Yes, we are back! Back in the lower 48 and back to blogging. I must admit that we needed a break after our Alaskan adventure. Time to rest, a break from driving and visiting places, and a break from blogging. In fact, this is the longest gap we have had from blogging since we began doing it three years ago.
We also needed some time to reflect. In September we marked our three-year anniversary of being “on walkabout”. What an amazing adventure we are having. This was to be the end of the journey as we had planned it but we are extending for a year. So this will be a transition year as we decide on the place to begin our next chapter, and yes, there is another sticks and bricks home in our future. And there will be more adventures as well.
Upon reaching the lower 48 there was lots to do. Every inch of Island Girl was dirty inside and out, and she had a couple of service issues. The Coquí was also filthy, as were our bikes and kayaks and there was the matter of our broken windshield and sunroof.
We have now made it to Portland and taken care of most of Island Girl and the Coqui’s issues, rested, and (loosely) planned our drive south for the winter. We also flew across the country to visit family and friends in Miami, while Island Girl and Angel remained with friends in Portland. Not exactly restful but it was wonderful. But more on all that later.
So where have we been since leaving Canada? We crossed the border from Osoyoos, British Columbia, to Oroville, Washington. Our plan was to drive the Cascades Loop and visit the North Cascades National Park on route to Seattle.
We scouted several National Forest sites searching for a campsite. And saw firsthand the after effect of the Okanogan fire, the largest in Washington state’s history. One campground had lots of trees down, some on the campsites. At times we could still smell the fire in the air. But now that and the other wildfires have been eradicated, thanks to those who risked their lives (and some who lost their lives) to contain the wildfires.
After searching a while we found a perfect spot, the Kenneth W. Pixley Sr. Sportsmens Park – Sweat Creek Campground, part of the Washington State Forest, which is actually a hunting camp. The campground is basically a clearing in a pretty forest with some fire pits and a shelter, was donated by Mr. Pixley for use by sportsmen and is free.
This was the very end of hunting season and there was only one RV at the campground, along with one tent. And they left on our second day, so we had the place to ourselves. Just the peace and quiet we were seeking. We stayed put for several days. Check out my review of the campground here.

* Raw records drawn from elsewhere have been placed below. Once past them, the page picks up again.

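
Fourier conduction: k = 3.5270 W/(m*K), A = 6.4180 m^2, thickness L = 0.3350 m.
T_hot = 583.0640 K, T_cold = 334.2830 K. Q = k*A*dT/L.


dT = 248.7810 K
Q = 3.5270 * 6.4180 * 248.7810 / 0.3350 = 16810.3817 W

16810.3817 W


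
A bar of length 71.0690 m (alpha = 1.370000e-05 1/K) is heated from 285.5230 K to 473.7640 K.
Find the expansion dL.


dT = 188.2410 K
dL = 1.370000e-05 * 71.0690 * 188.2410 = 0.183280 m
L_final = 71.252280 m

dL = 0.183280 m


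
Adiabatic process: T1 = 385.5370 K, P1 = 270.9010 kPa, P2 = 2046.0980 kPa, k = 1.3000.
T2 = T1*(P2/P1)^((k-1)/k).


(k-1)/k = 0.2308
(P2/P1)^exp = 1.5946
T2 = 385.5370 * 1.5946 = 614.7636 K

614.7636 K


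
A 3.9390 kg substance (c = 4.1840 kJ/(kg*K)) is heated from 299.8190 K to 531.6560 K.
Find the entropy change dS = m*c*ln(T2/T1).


T2/T1 = 1.7733
ln(T2/T1) = 0.5728
dS = 3.9390 * 4.1840 * 0.5728 = 9.4405 kJ/K

9.4405 kJ/K


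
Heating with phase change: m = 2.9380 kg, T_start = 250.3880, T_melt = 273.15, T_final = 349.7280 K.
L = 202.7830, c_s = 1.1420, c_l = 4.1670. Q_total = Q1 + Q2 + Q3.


Q1 (sensible, solid) = 2.9380 * 1.1420 * 22.7620 = 76.3710 kJ
Q2 (latent) = 2.9380 * 202.7830 = 595.7765 kJ
Q3 (sensible, liquid) = 2.9380 * 4.1670 * 76.5780 = 937.5173 kJ
Q_total = 1609.6648 kJ

1609.6648 kJ


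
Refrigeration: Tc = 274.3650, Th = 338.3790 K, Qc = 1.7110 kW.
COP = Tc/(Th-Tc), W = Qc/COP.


COP = 274.3650 / 64.0140 = 4.2860
W = 1.7110 / 4.2860 = 0.3992 kW

COP = 4.2860, W = 0.3992 kW


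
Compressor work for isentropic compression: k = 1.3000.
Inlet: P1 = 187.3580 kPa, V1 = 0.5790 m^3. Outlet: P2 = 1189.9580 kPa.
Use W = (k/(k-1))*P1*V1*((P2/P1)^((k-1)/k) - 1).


(k-1)/k = 0.2308
(P2/P1)^exp = 1.5321
W = 4.3333 * 187.3580 * 0.5790 * (1.5321 - 1) = 250.1105 kJ

250.1105 kJ


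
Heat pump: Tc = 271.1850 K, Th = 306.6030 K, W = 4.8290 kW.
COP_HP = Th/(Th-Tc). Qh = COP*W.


COP = 306.6030 / 35.4180 = 8.6567
Qh = 8.6567 * 4.8290 = 41.8032 kW

COP = 8.6567, Qh = 41.8032 kW


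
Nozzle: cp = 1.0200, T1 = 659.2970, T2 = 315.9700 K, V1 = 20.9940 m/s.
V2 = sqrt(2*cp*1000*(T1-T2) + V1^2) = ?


dT = 343.3270 K
2*cp*1000*dT = 700387.0800
V1^2 = 440.7480
V2 = sqrt(700827.8280) = 837.1546 m/s

837.1546 m/s


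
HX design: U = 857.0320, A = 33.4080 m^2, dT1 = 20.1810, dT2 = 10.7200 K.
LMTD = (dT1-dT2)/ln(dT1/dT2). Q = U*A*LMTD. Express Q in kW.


LMTD = 14.9550 K
Q = 857.0320 * 33.4080 * 14.9550 = 428187.9998 W = 428.1880 kW

428.1880 kW


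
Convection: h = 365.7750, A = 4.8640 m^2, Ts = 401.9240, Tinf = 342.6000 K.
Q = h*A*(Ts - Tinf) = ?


dT = 59.3240 K
Q = 365.7750 * 4.8640 * 59.3240 = 105545.0844 W

105545.0844 W


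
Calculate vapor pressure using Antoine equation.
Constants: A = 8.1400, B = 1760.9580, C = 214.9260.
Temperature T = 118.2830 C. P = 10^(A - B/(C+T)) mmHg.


C+T = 333.2090
B/(C+T) = 5.2848
log10(P) = 8.1400 - 5.2848 = 2.8552
P = 10^2.8552 = 716.3986 mmHg

716.3986 mmHg


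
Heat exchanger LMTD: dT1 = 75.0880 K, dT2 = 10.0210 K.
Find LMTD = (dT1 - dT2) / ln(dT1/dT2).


dT1/dT2 = 7.4931
ln(dT1/dT2) = 2.0140
LMTD = 65.0670 / 2.0140 = 32.3077 K

32.3077 K


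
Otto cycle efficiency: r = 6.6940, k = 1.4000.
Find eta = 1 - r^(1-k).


r^(k-1) = 2.1393
eta = 1 - 1/2.1393 = 0.5326 = 53.2560%

53.2560%


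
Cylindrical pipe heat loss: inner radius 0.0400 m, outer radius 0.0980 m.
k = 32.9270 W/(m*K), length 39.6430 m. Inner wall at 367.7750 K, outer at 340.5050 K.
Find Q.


dT = 27.2700 K
ln(ro/ri) = 0.8961
Q = 2*pi*32.9270*39.6430*27.2700 / 0.8961 = 249593.3494 W

249593.3494 W


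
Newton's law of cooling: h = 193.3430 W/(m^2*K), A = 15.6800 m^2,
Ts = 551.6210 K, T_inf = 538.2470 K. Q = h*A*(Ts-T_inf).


dT = 13.3740 K
Q = 193.3430 * 15.6800 * 13.3740 = 40544.8623 W

40544.8623 W


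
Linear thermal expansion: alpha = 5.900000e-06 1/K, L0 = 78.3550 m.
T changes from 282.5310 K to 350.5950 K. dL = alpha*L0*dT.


dT = 68.0640 K
dL = 5.900000e-06 * 78.3550 * 68.0640 = 0.031466 m
L_final = 78.386466 m

dL = 0.031466 m


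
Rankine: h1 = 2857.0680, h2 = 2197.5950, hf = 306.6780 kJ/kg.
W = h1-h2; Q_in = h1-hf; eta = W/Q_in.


W = 659.4730 kJ/kg
Q_in = 2550.3900 kJ/kg
eta = 0.2586 = 25.8577%

eta = 25.8577%


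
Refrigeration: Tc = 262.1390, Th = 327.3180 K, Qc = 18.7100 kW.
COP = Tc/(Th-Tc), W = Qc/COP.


COP = 262.1390 / 65.1790 = 4.0218
W = 18.7100 / 4.0218 = 4.6521 kW

COP = 4.0218, W = 4.6521 kW


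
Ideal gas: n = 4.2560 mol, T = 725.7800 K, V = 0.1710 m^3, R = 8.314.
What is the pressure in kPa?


P = nRT/V = 4.2560 * 8.314 * 725.7800 / 0.1710
= 25681.2782 / 0.1710 = 150182.9136 Pa = 150.1829 kPa

150.1829 kPa


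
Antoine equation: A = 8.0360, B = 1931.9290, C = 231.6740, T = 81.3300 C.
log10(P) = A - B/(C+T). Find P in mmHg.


C+T = 313.0040
B/(C+T) = 6.1722
log10(P) = 8.0360 - 6.1722 = 1.8638
P = 10^1.8638 = 73.0772 mmHg

73.0772 mmHg


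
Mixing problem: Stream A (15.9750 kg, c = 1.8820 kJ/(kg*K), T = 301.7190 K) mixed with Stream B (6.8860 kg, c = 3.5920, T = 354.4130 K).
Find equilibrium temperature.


num = 17837.3993
den = 54.7995
Tf = 325.5032 K

325.5032 K


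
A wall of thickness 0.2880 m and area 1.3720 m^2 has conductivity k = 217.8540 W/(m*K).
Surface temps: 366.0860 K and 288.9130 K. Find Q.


dT = 77.1730 K
Q = 217.8540 * 1.3720 * 77.1730 / 0.2880 = 80092.6282 W

80092.6282 W


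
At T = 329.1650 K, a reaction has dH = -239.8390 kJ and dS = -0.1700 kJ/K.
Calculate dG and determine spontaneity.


T*dS = 329.1650 * -0.1700 = -55.9581 kJ
dG = -239.8390 + 55.9581 = -183.8809 kJ (spontaneous)

dG = -183.8809 kJ, spontaneous


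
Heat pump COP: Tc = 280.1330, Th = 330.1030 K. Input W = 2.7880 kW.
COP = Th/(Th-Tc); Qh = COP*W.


COP = 330.1030 / 49.9700 = 6.6060
Qh = 6.6060 * 2.7880 = 18.4176 kW

COP = 6.6060, Qh = 18.4176 kW


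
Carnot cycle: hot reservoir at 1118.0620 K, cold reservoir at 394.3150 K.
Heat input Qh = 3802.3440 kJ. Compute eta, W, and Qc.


eta = 1 - 394.3150/1118.0620 = 0.6473
W = 0.6473 * 3802.3440 = 2461.3439 kJ
Qc = 3802.3440 - 2461.3439 = 1341.0001 kJ

eta = 64.7323%, W = 2461.3439 kJ, Qc = 1341.0001 kJ


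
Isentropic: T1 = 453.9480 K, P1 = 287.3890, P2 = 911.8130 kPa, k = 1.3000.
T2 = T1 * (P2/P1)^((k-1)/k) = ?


(k-1)/k = 0.2308
(P2/P1)^exp = 1.3053
T2 = 453.9480 * 1.3053 = 592.5459 K

592.5459 K


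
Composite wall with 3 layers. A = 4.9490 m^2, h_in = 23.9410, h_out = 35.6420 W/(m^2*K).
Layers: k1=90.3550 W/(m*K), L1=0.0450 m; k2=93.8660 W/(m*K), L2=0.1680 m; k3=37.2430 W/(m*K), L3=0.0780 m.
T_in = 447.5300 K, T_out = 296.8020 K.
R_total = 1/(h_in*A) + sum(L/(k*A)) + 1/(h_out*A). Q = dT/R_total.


R_conv_in = 1/(23.9410*4.9490) = 0.0084
R_1 = 0.0450/(90.3550*4.9490) = 0.0001
R_2 = 0.1680/(93.8660*4.9490) = 0.0004
R_3 = 0.0780/(37.2430*4.9490) = 0.0004
R_conv_out = 1/(35.6420*4.9490) = 0.0057
R_total = 0.0150 K/W
Q = 150.7280 / 0.0150 = 10052.1473 W

R_total = 0.0150 K/W, Q = 10052.1473 W


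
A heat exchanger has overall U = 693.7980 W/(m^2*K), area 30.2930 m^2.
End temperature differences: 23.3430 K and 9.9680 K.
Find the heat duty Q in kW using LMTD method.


LMTD = 15.7183 K
Q = 693.7980 * 30.2930 * 15.7183 = 330355.7127 W = 330.3557 kW

330.3557 kW


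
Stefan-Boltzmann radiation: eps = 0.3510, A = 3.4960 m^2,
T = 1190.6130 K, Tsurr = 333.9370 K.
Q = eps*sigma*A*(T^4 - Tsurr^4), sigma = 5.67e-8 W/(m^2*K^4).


T^4 = 2.0095e+12
Tsurr^4 = 1.2435e+10
Q = 0.3510 * 5.67e-8 * 3.4960 * 1.9970e+12 = 138946.6750 W

138946.6750 W


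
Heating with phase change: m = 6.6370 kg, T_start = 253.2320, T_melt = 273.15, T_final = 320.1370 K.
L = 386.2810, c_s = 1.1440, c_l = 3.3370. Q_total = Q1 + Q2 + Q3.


Q1 (sensible, solid) = 6.6370 * 1.1440 * 19.9180 = 151.2320 kJ
Q2 (latent) = 6.6370 * 386.2810 = 2563.7470 kJ
Q3 (sensible, liquid) = 6.6370 * 3.3370 * 46.9870 = 1040.6525 kJ
Q_total = 3755.6315 kJ

3755.6315 kJ


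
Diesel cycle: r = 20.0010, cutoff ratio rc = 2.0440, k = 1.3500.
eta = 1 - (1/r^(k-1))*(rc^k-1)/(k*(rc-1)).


r^(k-1) = 2.8534
rc^k = 2.6251
eta = 0.5959 = 59.5905%

59.5905%


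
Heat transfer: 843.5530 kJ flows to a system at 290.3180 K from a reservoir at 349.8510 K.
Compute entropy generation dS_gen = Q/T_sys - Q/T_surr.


dS_sys = 843.5530/290.3180 = 2.9056 kJ/K
dS_surr = -843.5530/349.8510 = -2.4112 kJ/K
dS_gen = 2.9056 - 2.4112 = 0.4944 kJ/K (irreversible)

dS_gen = 0.4944 kJ/K, irreversible


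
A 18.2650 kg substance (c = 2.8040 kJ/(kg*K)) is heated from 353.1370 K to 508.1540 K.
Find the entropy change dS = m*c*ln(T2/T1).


T2/T1 = 1.4390
ln(T2/T1) = 0.3639
dS = 18.2650 * 2.8040 * 0.3639 = 18.6386 kJ/K

18.6386 kJ/K


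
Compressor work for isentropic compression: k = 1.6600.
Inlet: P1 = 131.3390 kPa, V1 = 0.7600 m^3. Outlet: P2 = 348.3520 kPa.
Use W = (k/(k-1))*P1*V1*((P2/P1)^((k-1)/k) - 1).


(k-1)/k = 0.3976
(P2/P1)^exp = 1.4738
W = 2.5152 * 131.3390 * 0.7600 * (1.4738 - 1) = 118.9425 kJ

118.9425 kJ


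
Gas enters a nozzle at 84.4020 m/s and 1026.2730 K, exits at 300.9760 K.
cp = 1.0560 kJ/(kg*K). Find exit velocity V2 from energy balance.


dT = 725.2970 K
2*cp*1000*dT = 1531827.2640
V1^2 = 7123.6976
V2 = sqrt(1538950.9616) = 1240.5446 m/s

1240.5446 m/s


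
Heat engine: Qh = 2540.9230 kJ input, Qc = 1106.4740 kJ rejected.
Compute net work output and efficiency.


W = 2540.9230 - 1106.4740 = 1434.4490 kJ
eta = 1434.4490 / 2540.9230 = 0.5645 = 56.4539%

W = 1434.4490 kJ, eta = 56.4539%


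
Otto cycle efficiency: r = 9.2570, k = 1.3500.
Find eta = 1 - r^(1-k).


r^(k-1) = 2.1790
eta = 1 - 1/2.1790 = 0.5411 = 54.1082%

54.1082%


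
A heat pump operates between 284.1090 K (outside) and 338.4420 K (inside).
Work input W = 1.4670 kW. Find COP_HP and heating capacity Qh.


COP = 338.4420 / 54.3330 = 6.2290
Qh = 6.2290 * 1.4670 = 9.1380 kW

COP = 6.2290, Qh = 9.1380 kW


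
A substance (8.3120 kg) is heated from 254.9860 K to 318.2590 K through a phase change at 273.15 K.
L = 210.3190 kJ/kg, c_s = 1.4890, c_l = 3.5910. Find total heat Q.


Q1 (sensible, solid) = 8.3120 * 1.4890 * 18.1640 = 224.8080 kJ
Q2 (latent) = 8.3120 * 210.3190 = 1748.1715 kJ
Q3 (sensible, liquid) = 8.3120 * 3.5910 * 45.1090 = 1346.4311 kJ
Q_total = 3319.4106 kJ

3319.4106 kJ


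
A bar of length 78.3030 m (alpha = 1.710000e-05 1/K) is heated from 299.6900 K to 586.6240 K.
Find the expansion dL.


dT = 286.9340 K
dL = 1.710000e-05 * 78.3030 * 286.9340 = 0.384199 m
L_final = 78.687199 m

dL = 0.384199 m


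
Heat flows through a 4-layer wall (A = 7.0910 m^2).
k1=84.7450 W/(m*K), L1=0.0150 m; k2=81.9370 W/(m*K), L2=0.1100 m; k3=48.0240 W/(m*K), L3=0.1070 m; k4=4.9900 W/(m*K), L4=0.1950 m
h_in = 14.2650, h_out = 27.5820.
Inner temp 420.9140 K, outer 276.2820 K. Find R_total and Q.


R_conv_in = 1/(14.2650*7.0910) = 0.0099
R_1 = 0.0150/(84.7450*7.0910) = 2.4961e-05
R_2 = 0.1100/(81.9370*7.0910) = 0.0002
R_3 = 0.1070/(48.0240*7.0910) = 0.0003
R_4 = 0.1950/(4.9900*7.0910) = 0.0055
R_conv_out = 1/(27.5820*7.0910) = 0.0051
R_total = 0.0210 K/W
Q = 144.6320 / 0.0210 = 6874.6863 W

R_total = 0.0210 K/W, Q = 6874.6863 W


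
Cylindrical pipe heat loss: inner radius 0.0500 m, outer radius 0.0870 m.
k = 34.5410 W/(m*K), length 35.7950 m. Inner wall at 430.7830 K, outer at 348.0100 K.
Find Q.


dT = 82.7730 K
ln(ro/ri) = 0.5539
Q = 2*pi*34.5410*35.7950*82.7730 / 0.5539 = 1160930.2964 W

1160930.2964 W


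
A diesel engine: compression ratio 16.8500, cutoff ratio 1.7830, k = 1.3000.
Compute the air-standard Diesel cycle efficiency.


r^(k-1) = 2.3334
rc^k = 2.1208
eta = 0.5281 = 52.8114%

52.8114%


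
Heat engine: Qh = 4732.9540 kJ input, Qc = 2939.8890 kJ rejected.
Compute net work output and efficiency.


W = 4732.9540 - 2939.8890 = 1793.0650 kJ
eta = 1793.0650 / 4732.9540 = 0.3788 = 37.8847%

W = 1793.0650 kJ, eta = 37.8847%


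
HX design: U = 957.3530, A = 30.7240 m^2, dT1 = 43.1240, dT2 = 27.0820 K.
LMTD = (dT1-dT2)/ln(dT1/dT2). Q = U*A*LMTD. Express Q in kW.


LMTD = 34.4833 K
Q = 957.3530 * 30.7240 * 34.4833 = 1014282.5853 W = 1014.2826 kW

1014.2826 kW


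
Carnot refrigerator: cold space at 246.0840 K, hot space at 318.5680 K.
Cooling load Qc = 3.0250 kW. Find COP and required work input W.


COP = 246.0840 / 72.4840 = 3.3950
W = 3.0250 / 3.3950 = 0.8910 kW

COP = 3.3950, W = 0.8910 kW


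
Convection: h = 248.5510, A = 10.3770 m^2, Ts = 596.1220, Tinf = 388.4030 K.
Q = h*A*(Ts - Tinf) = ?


dT = 207.7190 K
Q = 248.5510 * 10.3770 * 207.7190 = 535751.6962 W

535751.6962 W


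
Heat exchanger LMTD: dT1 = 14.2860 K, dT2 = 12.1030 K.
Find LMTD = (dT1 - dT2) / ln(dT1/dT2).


dT1/dT2 = 1.1804
ln(dT1/dT2) = 0.1658
LMTD = 2.1830 / 0.1658 = 13.1643 K

13.1643 K


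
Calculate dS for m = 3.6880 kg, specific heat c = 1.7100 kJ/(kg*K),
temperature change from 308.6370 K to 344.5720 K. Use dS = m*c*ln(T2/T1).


T2/T1 = 1.1164
ln(T2/T1) = 0.1101
dS = 3.6880 * 1.7100 * 0.1101 = 0.6946 kJ/K

0.6946 kJ/K


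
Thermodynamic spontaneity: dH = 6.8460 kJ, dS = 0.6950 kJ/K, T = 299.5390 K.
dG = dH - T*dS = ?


T*dS = 299.5390 * 0.6950 = 208.1796 kJ
dG = 6.8460 - 208.1796 = -201.3336 kJ (spontaneous)

dG = -201.3336 kJ, spontaneous


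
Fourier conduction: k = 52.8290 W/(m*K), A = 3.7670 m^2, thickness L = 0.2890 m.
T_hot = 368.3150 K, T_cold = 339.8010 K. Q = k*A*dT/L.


dT = 28.5140 K
Q = 52.8290 * 3.7670 * 28.5140 / 0.2890 = 19634.8828 W

19634.8828 W


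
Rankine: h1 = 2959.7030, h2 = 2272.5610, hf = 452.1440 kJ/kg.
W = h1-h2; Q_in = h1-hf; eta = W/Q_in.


W = 687.1420 kJ/kg
Q_in = 2507.5590 kJ/kg
eta = 0.2740 = 27.4028%

eta = 27.4028%


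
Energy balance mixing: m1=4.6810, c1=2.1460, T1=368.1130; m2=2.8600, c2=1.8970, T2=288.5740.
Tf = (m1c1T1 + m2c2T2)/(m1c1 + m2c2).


num = 5263.4871
den = 15.4708
Tf = 340.2197 K

340.2197 K


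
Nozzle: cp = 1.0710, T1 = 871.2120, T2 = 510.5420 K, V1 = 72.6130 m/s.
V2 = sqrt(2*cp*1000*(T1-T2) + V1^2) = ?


dT = 360.6700 K
2*cp*1000*dT = 772555.1400
V1^2 = 5272.6478
V2 = sqrt(777827.7878) = 881.9455 m/s

881.9455 m/s


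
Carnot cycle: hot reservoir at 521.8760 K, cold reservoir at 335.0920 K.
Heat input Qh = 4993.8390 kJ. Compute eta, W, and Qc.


eta = 1 - 335.0920/521.8760 = 0.3579
W = 0.3579 * 4993.8390 = 1787.3388 kJ
Qc = 4993.8390 - 1787.3388 = 3206.5002 kJ

eta = 35.7909%, W = 1787.3388 kJ, Qc = 3206.5002 kJ


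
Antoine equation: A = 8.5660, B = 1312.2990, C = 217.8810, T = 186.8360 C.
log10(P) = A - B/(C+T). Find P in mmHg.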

We ventured out briefly to a couple of nearby towns, including Winthrop, a Western-themed town, and also headed out to see the red moon one night. It was tough to find a perfect viewpoint, but we did see the eclipse and the stars were beautiful that night.
We were still a bit far from the North Cascades National Park so we moved to another campground, the Grandy Lake Campground. Check out my review of this campground here.
We drove the “Cascades Loop” and found delicious homemade ice cream at the Cascadian Farm Fruit Stand, along with a scarecrow-making area (although tempting, no we did not make a scarecrow). Even though we just did not have the energy to do the National Park justice it was really nice to stop for a bit.
So we continued our drive towards Seattle. After spending time in very remote areas this summer, it was a tough transition to the big city. So many cars, so many people. We camped at a casino about an hour from Seattle that was recommended by various other fulltimers, the Tulalip Casino. Check out my review of the casino here.
It was also time for laundry (lots of it), stocking up on groceries, trips to Costco and Target and for other errands. And scheduling windshield and sunroof replacement.
And we did make time to see a few of the sights. We absolutely had to visit Pikes Place Market. Although it can be very touristy and somewhat expensive, there is lots food and cool stuff on offer there, and the people watching is lots of fun.
This area is always very entertaining. Fish mongers who throw fish, all sorts of interesting foods, little restaurants throughout, and lots of hustle and bustle.
We also made time to see some friends. We met with my friend Veronica and her husband Carl at a brewpub and caught up on our lives since we saw them last year. Afterwards we walked around downtown Seattle and had an absolutely fabulous Turkish latte at a local coffee shop. Our time together was short but fun.
He always says that Angel is a real chick magnet 🙂
We also cruised the waterfront for some night images of the Seattle Great Wheel.
Note: I began to write a summary post of our Alaska adventure, but it quickly became very long and cumbersome post. I am now thinking about writing an e-book about Alaska, something I considered before the summer. The book would include information about our route, our experiences, tips and more. I would love to hear any thoughts that you blog readers have on this idea.